La recette du cocktail qui a permis une chute si rapide des taux d’emprunt n’a pas changé : pour fixer leurs barèmes de crédit, les banques observent, parmi d’autres indicateurs, le niveau de l’OAT à 10 ans – c’est-à-dire le taux auquel la France emprunte sur cette durée. Il s’agit pour la banque d’un bon indicateur du coût de l’argent sur cette période de temps : plus l’OAT est faible, et plus les ressources que la banque devra elle-même trouver pour financer les prêts seront bon marché. Or, sous l’effet de la politique monétaire de la BCE, cette jauge, encore supérieure à 1 % jusqu’à la fin 2015, tourne désormais autour de 0,6 %.
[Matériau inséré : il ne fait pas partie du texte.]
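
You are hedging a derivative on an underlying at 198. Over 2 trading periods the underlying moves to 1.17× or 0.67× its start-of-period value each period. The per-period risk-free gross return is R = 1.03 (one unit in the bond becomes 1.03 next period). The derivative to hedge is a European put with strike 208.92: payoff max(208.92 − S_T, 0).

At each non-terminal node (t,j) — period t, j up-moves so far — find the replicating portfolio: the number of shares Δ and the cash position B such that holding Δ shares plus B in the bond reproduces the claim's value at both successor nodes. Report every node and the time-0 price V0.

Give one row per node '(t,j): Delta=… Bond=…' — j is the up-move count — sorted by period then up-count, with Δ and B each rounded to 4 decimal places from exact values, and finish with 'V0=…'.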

Cerise sur le gâteau, les banques disposent actuellement de ressources… gratuites. Les clients des banques, qui ne savent plus où placer leur épargne car les rémunérations sont elles aussi en chute libre, préfèrent massivement les laisser dormir sur un simple compte courant non rémunéré. Au final, la banque se refinance donc à très bon compte, ce qui lui permet de prêter très bon marché, tout en conservant une marge confortable au moment du prêt. A ce calcul économique s’ajoutent des considérations commerciales : le printemps est la haute saison de l’immobilier, et les banques accélèrent dès maintenant la distribution de crédits.
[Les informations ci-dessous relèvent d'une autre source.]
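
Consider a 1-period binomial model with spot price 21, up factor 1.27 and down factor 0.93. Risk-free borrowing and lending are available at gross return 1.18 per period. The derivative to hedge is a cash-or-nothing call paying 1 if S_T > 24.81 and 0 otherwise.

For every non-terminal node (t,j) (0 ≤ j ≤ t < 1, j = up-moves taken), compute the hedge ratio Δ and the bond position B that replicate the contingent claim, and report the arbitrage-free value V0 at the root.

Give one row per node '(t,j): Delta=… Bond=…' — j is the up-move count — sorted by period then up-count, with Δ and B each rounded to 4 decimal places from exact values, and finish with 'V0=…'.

(0,0): Delta=0.1401 Bond=-2.3180
V0=0.6231

Under the risk-neutral measure, an up-move has probability p* = (R−d)/(u−d) = 0.7353 and values discount at R = 1.18.
Terminal payoffs: V(1,0)=0.0000, V(1,1)=1.0000
(0,0): S=21.0000. Δ = (V_up−V_dn)/(S_up−S_dn) = (1.0000−0.0000)/(26.6700−19.5300) = 0.1401. V = [p*·1.0000 + (1−p*)·0.0000]/1.18 = 0.6231. B = V − Δ·S = -2.3180.
Each (Δ,B) replicates both successor values, so the strategy is self-financing and V0 is arbitrage-free.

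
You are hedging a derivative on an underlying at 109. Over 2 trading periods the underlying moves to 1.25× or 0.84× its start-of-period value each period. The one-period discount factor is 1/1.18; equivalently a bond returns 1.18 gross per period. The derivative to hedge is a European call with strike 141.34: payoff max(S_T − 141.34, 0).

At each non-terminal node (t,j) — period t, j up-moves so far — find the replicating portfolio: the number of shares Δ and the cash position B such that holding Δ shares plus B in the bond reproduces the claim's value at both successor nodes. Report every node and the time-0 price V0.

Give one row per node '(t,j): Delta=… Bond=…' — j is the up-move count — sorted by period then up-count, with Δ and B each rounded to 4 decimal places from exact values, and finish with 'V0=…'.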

Cette situation n’est toutefois pas sans risque : les banques peuvent prêter sans peine à 1,81 % aujourd’hui. Mais à force de conditions de crédit extrêmement favorables aux clients, le rendement moyen de l’encours (c’est-à-dire les intérêts produits par l’ensemble des prêts accordés par la banque) s’érode, et les revenus de la banque diminuent dangereusement sur le long terme.
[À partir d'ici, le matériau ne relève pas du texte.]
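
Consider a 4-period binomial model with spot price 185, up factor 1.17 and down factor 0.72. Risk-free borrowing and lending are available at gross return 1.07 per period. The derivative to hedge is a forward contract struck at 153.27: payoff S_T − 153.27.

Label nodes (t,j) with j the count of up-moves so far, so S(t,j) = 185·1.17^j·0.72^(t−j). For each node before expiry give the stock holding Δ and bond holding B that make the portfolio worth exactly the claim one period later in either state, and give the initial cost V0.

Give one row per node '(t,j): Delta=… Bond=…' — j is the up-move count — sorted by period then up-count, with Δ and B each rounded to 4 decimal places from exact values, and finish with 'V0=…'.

(0,0): Delta=1.0000 Bond=-116.9289
(1,0): Delta=1.0000 Bond=-125.1140
(1,1): Delta=1.0000 Bond=-125.1140
(2,0): Delta=1.0000 Bond=-133.8720
(2,1): Delta=1.0000 Bond=-133.8720
(2,2): Delta=1.0000 Bond=-133.8720
(3,0): Delta=1.0000 Bond=-143.2430
(3,1): Delta=1.0000 Bond=-143.2430
(3,2): Delta=1.0000 Bond=-143.2430
(3,3): Delta=1.0000 Bond=-143.2430
V0=68.0711

Under the risk-neutral measure, an up-move has probability p* = (R−d)/(u−d) = 0.7778 and values discount at R = 1.07.
At expiry t=4: V(4,0)=-103.5534, V(4,1)=-72.4805, V(4,2)=-21.9870, V(4,3)=60.0649, V(4,4)=193.3991
(3,0): S=69.0509. Δ = (V_up−V_dn)/(S_up−S_dn) = (-72.4805−-103.5534)/(80.7895−49.7166) = 1.0000. V = [p*·-72.4805 + (1−p*)·-103.5534]/1.07 = -74.1921. B = V − Δ·S = -143.2430.
(3,1): S=112.2077. Δ = (V_up−V_dn)/(S_up−S_dn) = (-21.9870−-72.4805)/(131.2830−80.7895) = 1.0000. V = [p*·-21.9870 + (1−p*)·-72.4805]/1.07 = -31.0353. B = V − Δ·S = -143.2430.
(3,2): S=182.3375. Δ = (V_up−V_dn)/(S_up−S_dn) = (60.0649−-21.9870)/(213.3349−131.2830) = 1.0000. V = [p*·60.0649 + (1−p*)·-21.9870]/1.07 = 39.0945. B = V − Δ·S = -143.2430.
(3,3): S=296.2984. Δ = (V_up−V_dn)/(S_up−S_dn) = (193.3991−60.0649)/(346.6691−213.3349) = 1.0000. V = [p*·193.3991 + (1−p*)·60.0649]/1.07 = 153.0554. B = V − Δ·S = -143.2430.
(2,0): S=95.9040. Δ = (V_up−V_dn)/(S_up−S_dn) = (-31.0353−-74.1921)/(112.2077−69.0509) = 1.0000. V = [p*·-31.0353 + (1−p*)·-74.1921]/1.07 = -37.9680. B = V − Δ·S = -133.8720.
(2,1): S=155.8440. Δ = (V_up−V_dn)/(S_up−S_dn) = (39.0945−-31.0353)/(182.3375−112.2077) = 1.0000. V = [p*·39.0945 + (1−p*)·-31.0353]/1.07 = 21.9720. B = V − Δ·S = -133.8720.
(2,2): S=253.2465. Δ = (V_up−V_dn)/(S_up−S_dn) = (153.0554−39.0945)/(296.2984−182.3375) = 1.0000. V = [p*·153.0554 + (1−p*)·39.0945]/1.07 = 119.3745. B = V − Δ·S = -133.8720.
(1,0): S=133.2000. Δ = (V_up−V_dn)/(S_up−S_dn) = (21.9720−-37.9680)/(155.8440−95.9040) = 1.0000. V = [p*·21.9720 + (1−p*)·-37.9680]/1.07 = 8.0860. B = V − Δ·S = -125.1140.
(1,1): S=216.4500. Δ = (V_up−V_dn)/(S_up−S_dn) = (119.3745−21.9720)/(253.2465−155.8440) = 1.0000. V = [p*·119.3745 + (1−p*)·21.9720]/1.07 = 91.3360. B = V − Δ·S = -125.1140.
(0,0): S=185.0000. Δ = (V_up−V_dn)/(S_up−S_dn) = (91.3360−8.0860)/(216.4500−133.2000) = 1.0000. V = [p*·91.3360 + (1−p*)·8.0860]/1.07 = 68.0711. B = V − Δ·S = -116.9289.
The time-0 hedge costs 68.0711, which is the no-arbitrage price.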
C’est la raison pour laquelle les prêteurs segmentent de plus en plus leurs conditions de prêt : les emprunteurs les moins risqués, qui disposent d’un niveau d’apport et de revenus importants, bénéficient de conditions exceptionnelles – en moyenne 1,32 % pour un emprunt sur 15 ans. Dans le même temps, toujours sur 15 ans, les emprunteurs plus risqués se sont vu appliquer un taux moyen de 1,98 %. La logique est la même pour les prêts accordés sur 25 ans et plus, qui s’étaient raréfiés ces dernières années dans les offres bancaires. Ces derniers sont réapparus au bénéfice des populations plus jeunes, et plus modestes, cherchant à acheter leur premier logement : seuls 20,4 % des moins de 35 ans avaient pu emprunter sur des durées supérieures à 25 ans à la mi-2014. Cette part frôle désormais les 27 %. C’est une bonne nouvelle pour les primo-accédants – soutenus de plus dans le neuf par le retour du prêt à taux zéro de l’Etat. Mais c’est aussi un bon calcul pour les banques : pour les emprunteurs longue durée (25 ans) les plus risqués, le taux d’emprunt moyen est encore de 2,59 %, un niveau devenu élevé. Renforcer la part de cette clientèle est aussi un bon rempart contre l’érosion des revenus bancaires.